Jérôme Bosch (vers 1450 – 1516) : « la nef des fous » (vers 1500) [musée du Louvre]
« Le monde moderne est saturé des vieilles vertus chrétiennes virant à la folie.»
« [...] Le monde moderne n’est pas mauvais : à certains égards, il est bien trop bon. Il est rempli de vertus féroces et gâchées. Lorsqu’un dispositif religieux est brisé (comme le fut le christianisme pendant la Réforme), ce ne sont pas seulement les vices qui sont libérés. Les vices sont en effet libérés, et ils errent de par le monde en faisant des ravages ; mais les vertus le sont aussi, et elles errent plus férocement encore en faisant des ravages plus terribles. Le monde moderne est saturé des vieilles vertus chrétiennes virant à la folie. Elles ont viré à la folie parce qu’on les a isolées les unes des autres et qu’elles errent indépendamment dans la solitude. Ainsi des scientifiques se passionnent-ils pour la vérité, et leur vérité est impitoyable. Ainsi des « humanitaires » ne se soucient-ils que de la pitié, mais leur pitié (je regrette de le dire) est souvent mensongère. M. Blatchford (note 1), par exemple, s’en prend au christianisme parce qu’une vertu chrétienne le rend fou : la vertu purement mystique et presque irrationnelle de la charité. Il croit en cette idée singulière qu’il sera plus facile de pardonner les péchés en disant qu’il n’y a pas de péchés à pardonner. M. Blatchford n’est pas seulement un chrétien de la première heure, il est le seul parmi les premiers chrétiens qui aurait vraiment dû être dévoré par les lions.
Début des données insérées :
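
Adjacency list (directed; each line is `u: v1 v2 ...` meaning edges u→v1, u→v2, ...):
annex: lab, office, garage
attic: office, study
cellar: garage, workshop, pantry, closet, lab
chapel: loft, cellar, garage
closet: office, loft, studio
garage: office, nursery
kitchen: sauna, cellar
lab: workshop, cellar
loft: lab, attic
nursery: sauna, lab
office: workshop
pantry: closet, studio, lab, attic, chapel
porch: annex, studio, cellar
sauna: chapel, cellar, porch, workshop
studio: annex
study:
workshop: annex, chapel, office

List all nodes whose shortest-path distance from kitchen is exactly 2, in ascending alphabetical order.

Level 0: kitchen
Level 1: cellar, sauna
Level 2: chapel, closet, garage, lab, pantry, porch, workshop
Level 3: annex, attic, loft, nursery, office, studio
Level 4: study

chapel, closet, garage, lab, pantry, porch, workshop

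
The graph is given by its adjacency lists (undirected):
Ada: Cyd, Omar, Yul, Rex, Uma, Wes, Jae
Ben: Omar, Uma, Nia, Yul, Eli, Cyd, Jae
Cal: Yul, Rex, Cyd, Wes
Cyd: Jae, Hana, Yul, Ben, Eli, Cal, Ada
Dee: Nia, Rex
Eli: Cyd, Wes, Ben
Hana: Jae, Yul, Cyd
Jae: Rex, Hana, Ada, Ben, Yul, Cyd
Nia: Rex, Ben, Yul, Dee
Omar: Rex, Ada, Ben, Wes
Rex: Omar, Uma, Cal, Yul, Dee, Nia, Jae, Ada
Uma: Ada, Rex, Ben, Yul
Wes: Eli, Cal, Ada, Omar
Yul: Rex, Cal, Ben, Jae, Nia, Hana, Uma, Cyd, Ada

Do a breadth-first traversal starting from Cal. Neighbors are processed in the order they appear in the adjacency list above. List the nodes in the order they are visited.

Cal Yul Rex Cyd Wes Ben Jae Nia Hana Uma Ada Omar Dee Eli

Visit Cal; enqueue Yul, Rex, Cyd, Wes → queue [Yul, Rex, Cyd, Wes]
Visit Yul; enqueue Ben, Jae, Nia, Hana, Uma, Ada → queue [Rex, Cyd, Wes, Ben, Jae, Nia, Hana, Uma, Ada]
Visit Rex; enqueue Omar, Dee → queue [Cyd, Wes, Ben, Jae, Nia, Hana, Uma, Ada, Omar, Dee]
Visit Cyd; enqueue Eli → queue [Wes, Ben, Jae, Nia, Hana, Uma, Ada, Omar, Dee, Eli]
Visit Wes → queue [Ben, Jae, Nia, Hana, Uma, Ada, Omar, Dee, Eli]
Visit Ben → queue [Jae, Nia, Hana, Uma, Ada, Omar, Dee, Eli]
Visit Jae → queue [Nia, Hana, Uma, Ada, Omar, Dee, Eli]
Visit Nia → queue [Hana, Uma, Ada, Omar, Dee, Eli]
Visit Hana → queue [Uma, Ada, Omar, Dee, Eli]
Visit Uma → queue [Ada, Omar, Dee, Eli]
Visit Ada → queue [Omar, Dee, Eli]
Visit Omar → queue [Dee, Eli]
Visit Dee → queue [Eli]
Visit Eli → queue []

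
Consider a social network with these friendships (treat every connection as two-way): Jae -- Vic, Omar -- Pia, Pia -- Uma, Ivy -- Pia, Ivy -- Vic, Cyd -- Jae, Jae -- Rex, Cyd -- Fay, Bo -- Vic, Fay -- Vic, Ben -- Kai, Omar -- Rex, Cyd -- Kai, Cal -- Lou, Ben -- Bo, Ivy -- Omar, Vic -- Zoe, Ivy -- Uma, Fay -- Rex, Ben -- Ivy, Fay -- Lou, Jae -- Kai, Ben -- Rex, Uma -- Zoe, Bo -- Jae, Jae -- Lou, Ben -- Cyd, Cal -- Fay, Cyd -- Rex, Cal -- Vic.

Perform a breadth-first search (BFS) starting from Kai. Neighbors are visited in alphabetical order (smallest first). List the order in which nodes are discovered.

Visit Kai; enqueue Ben, Cyd, Jae → queue [Ben, Cyd, Jae]
Visit Ben; enqueue Bo, Ivy, Rex → queue [Cyd, Jae, Bo, Ivy, Rex]
Visit Cyd; enqueue Fay → queue [Jae, Bo, Ivy, Rex, Fay]
Visit Jae; enqueue Lou, Vic → queue [Bo, Ivy, Rex, Fay, Lou, Vic]
Visit Bo → queue [Ivy, Rex, Fay, Lou, Vic]
Visit Ivy; enqueue Omar, Pia, Uma → queue [Rex, Fay, Lou, Vic, Omar, Pia, Uma]
Visit Rex → queue [Fay, Lou, Vic, Omar, Pia, Uma]
Visit Fay; enqueue Cal → queue [Lou, Vic, Omar, Pia, Uma, Cal]
Visit Lou → queue [Vic, Omar, Pia, Uma, Cal]
Visit Vic; enqueue Zoe → queue [Omar, Pia, Uma, Cal, Zoe]
Visit Omar → queue [Pia, Uma, Cal, Zoe]
Visit Pia → queue [Uma, Cal, Zoe]
Visit Uma → queue [Cal, Zoe]
Visit Cal → queue [Zoe]
Visit Zoe → queue []

Kai, Ben, Cyd, Jae, Bo, Ivy, Rex, Fay, Lou, Vic, Omar, Pia, Uma, Cal, Zoe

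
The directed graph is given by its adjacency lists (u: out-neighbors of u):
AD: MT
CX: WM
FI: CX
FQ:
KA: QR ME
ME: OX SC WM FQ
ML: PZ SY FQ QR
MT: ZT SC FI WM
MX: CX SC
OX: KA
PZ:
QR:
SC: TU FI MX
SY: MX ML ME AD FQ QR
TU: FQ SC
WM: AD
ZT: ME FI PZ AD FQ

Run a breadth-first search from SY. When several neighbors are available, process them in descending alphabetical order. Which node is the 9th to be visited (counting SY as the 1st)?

CX

Visit SY; enqueue QR, MX, ML, ME, FQ, AD → queue [QR, MX, ML, ME, FQ, AD]
Visit QR → queue [MX, ML, ME, FQ, AD]
Visit MX; enqueue SC, CX → queue [ML, ME, FQ, AD, SC, CX]
Visit ML; enqueue PZ → queue [ME, FQ, AD, SC, CX, PZ]
Visit ME; enqueue WM, OX → queue [FQ, AD, SC, CX, PZ, WM, OX]
Visit FQ → queue [AD, SC, CX, PZ, WM, OX]
Visit AD; enqueue MT → queue [SC, CX, PZ, WM, OX, MT]
Visit SC; enqueue TU, FI → queue [CX, PZ, WM, OX, MT, TU, FI]
Visit CX → queue [PZ, WM, OX, MT, TU, FI]
Visit PZ → queue [WM, OX, MT, TU, FI]
Visit WM → queue [OX, MT, TU, FI]
Visit OX; enqueue KA → queue [MT, TU, FI, KA]
Visit MT; enqueue ZT → queue [TU, FI, KA, ZT]
Visit TU → queue [FI, KA, ZT]
Visit FI → queue [KA, ZT]
Visit KA → queue [ZT]
Visit ZT → queue []

Visit order: SY, QR, MX, ML, ME, FQ, AD, SC, CX, PZ, WM, OX, MT, TU, FI, KA, ZT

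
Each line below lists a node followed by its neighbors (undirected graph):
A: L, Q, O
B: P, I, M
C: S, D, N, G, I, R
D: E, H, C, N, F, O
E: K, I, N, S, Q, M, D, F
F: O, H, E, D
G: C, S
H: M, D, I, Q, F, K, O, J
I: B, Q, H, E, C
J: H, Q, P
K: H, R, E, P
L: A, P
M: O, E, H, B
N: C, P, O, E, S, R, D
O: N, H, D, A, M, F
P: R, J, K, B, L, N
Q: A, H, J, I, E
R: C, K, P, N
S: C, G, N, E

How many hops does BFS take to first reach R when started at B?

2

Level 0: B
Level 1: I, M, P
Level 2: C, E, H, J, K, L, N, O, Q, R
Level 3: A, D, F, G, S
R first appears at level 2.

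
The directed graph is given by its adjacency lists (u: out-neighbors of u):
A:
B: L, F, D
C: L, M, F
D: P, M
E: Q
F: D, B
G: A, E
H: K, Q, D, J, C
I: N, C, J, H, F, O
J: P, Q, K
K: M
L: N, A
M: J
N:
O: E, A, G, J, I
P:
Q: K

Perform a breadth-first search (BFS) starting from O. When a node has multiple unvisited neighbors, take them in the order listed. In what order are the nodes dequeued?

O, E, A, G, J, I, Q, P, K, N, C, H, F, M, L, D, B

Visit O; enqueue E, A, G, J, I → queue [E, A, G, J, I]
Visit E; enqueue Q → queue [A, G, J, I, Q]
Visit A → queue [G, J, I, Q]
Visit G → queue [J, I, Q]
Visit J; enqueue P, K → queue [I, Q, P, K]
Visit I; enqueue N, C, H, F → queue [Q, P, K, N, C, H, F]
Visit Q → queue [P, K, N, C, H, F]
Visit P → queue [K, N, C, H, F]
Visit K; enqueue M → queue [N, C, H, F, M]
Visit N → queue [C, H, F, M]
Visit C; enqueue L → queue [H, F, M, L]
Visit H; enqueue D → queue [F, M, L, D]
Visit F; enqueue B → queue [M, L, D, B]
Visit M → queue [L, D, B]
Visit L → queue [D, B]
Visit D → queue [B]
Visit B → queue []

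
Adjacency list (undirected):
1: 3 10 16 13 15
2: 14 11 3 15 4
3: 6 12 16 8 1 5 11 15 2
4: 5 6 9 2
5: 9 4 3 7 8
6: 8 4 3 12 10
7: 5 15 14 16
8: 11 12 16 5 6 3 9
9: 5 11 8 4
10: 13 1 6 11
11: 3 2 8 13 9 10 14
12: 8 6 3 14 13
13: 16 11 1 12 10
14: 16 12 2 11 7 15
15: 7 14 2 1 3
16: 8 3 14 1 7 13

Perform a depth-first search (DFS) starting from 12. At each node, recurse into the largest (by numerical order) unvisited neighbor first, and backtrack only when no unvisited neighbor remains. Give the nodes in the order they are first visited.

Visit 12
12 → 14
14 → 16
16 → 13
13 → 11
11 → 10
10 → 6
6 → 8
8 → 9
9 → 5
5 → 7
7 → 15
15 → 3
3 → 2
2 → 4
3 → 1

12 → 14 → 16 → 13 → 11 → 10 → 6 → 8 → 9 → 5 → 7 → 15 → 3 → 2 → 4 → 1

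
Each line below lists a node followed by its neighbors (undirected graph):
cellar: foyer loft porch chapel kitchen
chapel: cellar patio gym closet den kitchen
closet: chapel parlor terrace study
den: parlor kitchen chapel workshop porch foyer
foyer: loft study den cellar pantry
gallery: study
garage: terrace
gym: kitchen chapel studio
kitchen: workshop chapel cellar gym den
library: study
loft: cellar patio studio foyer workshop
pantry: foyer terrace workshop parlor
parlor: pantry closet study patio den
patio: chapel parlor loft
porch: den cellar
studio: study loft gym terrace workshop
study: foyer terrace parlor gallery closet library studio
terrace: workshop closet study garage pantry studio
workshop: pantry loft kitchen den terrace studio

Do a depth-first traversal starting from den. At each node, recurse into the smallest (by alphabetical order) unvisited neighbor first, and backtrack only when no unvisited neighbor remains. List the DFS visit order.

Visit den
den → chapel
chapel → cellar
cellar → foyer
foyer → loft
loft → patio
patio → parlor
parlor → closet
closet → study
study → gallery
study → library
study → studio
studio → gym
gym → kitchen
kitchen → workshop
workshop → pantry
pantry → terrace
terrace → garage
cellar → porch

den, chapel, cellar, foyer, loft, patio, parlor, closet, study, gallery, library, studio, gym, kitchen, workshop, pantry, terrace, garage, porch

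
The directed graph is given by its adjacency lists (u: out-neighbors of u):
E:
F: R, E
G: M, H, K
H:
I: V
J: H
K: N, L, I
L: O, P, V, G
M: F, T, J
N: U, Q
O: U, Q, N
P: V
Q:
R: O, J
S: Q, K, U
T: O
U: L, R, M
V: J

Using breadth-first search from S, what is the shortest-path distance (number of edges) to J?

Level 0: S
Level 1: K, Q, U
Level 2: I, L, M, N, R
Level 3: F, G, J, O, P, T, V
Level 4: E, H
J first appears at level 3.

3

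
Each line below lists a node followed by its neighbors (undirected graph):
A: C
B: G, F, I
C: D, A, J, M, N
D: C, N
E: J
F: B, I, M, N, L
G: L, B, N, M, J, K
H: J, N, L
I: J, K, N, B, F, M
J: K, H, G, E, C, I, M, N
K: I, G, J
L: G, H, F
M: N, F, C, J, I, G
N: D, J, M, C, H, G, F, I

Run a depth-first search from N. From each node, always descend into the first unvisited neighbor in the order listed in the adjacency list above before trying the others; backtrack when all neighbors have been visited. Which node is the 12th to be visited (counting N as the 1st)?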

Car, en ce qui le concerne, l’accusation païenne est pour le moins exacte : sa pitié signifierait tout simplement l’anarchie. C’est parce qu’il est trop humain qu’il est réellement l’ennemi de la race humaine. A l’extrême opposé, nous pourrions prendre l’âpre réaliste, qui a délibérément tué en lui-même tout le plaisir humain que les hommes tirent d’histoires heureuses ou de la guérison du cœur. Torquemada (note 2) tortura des gens physiquement au nom de la vérité morale. Zola tortura des gens moralement au nom de la vérité physique. Mais du moins y avait-il, à l’époque de Torquemada, un système qui pouvait, jusqu’à un certain point, faire que la justice et la paix se rencontrent. De nos jours, elles ne se saluent même pas… »
Gilbert Keith Chesterton,
in « Orthodoxie », chap.3 « le suicide de la pensée ».
Notes :
1 - Robert Peel Glanville Blatchford (1851 – 1943) était un militant socialiste, journaliste et auteur britannique, connu pour son athéisme, avec lequel Chesterton eut un long différend à propos du christianisme, ce qui donna lieu à un recueil d’articles : « The Blatchford Controversies » (1904).
2 – Inquisiteur général pour l’Espagne, Tomas de Torquemada (1420 – 1498) organisa le Saint Office. Il s’acharna si impitoyablement contre les hérétiques et contre les juifs qu’il est passé à la postérité comme le symbole même du fanatisme.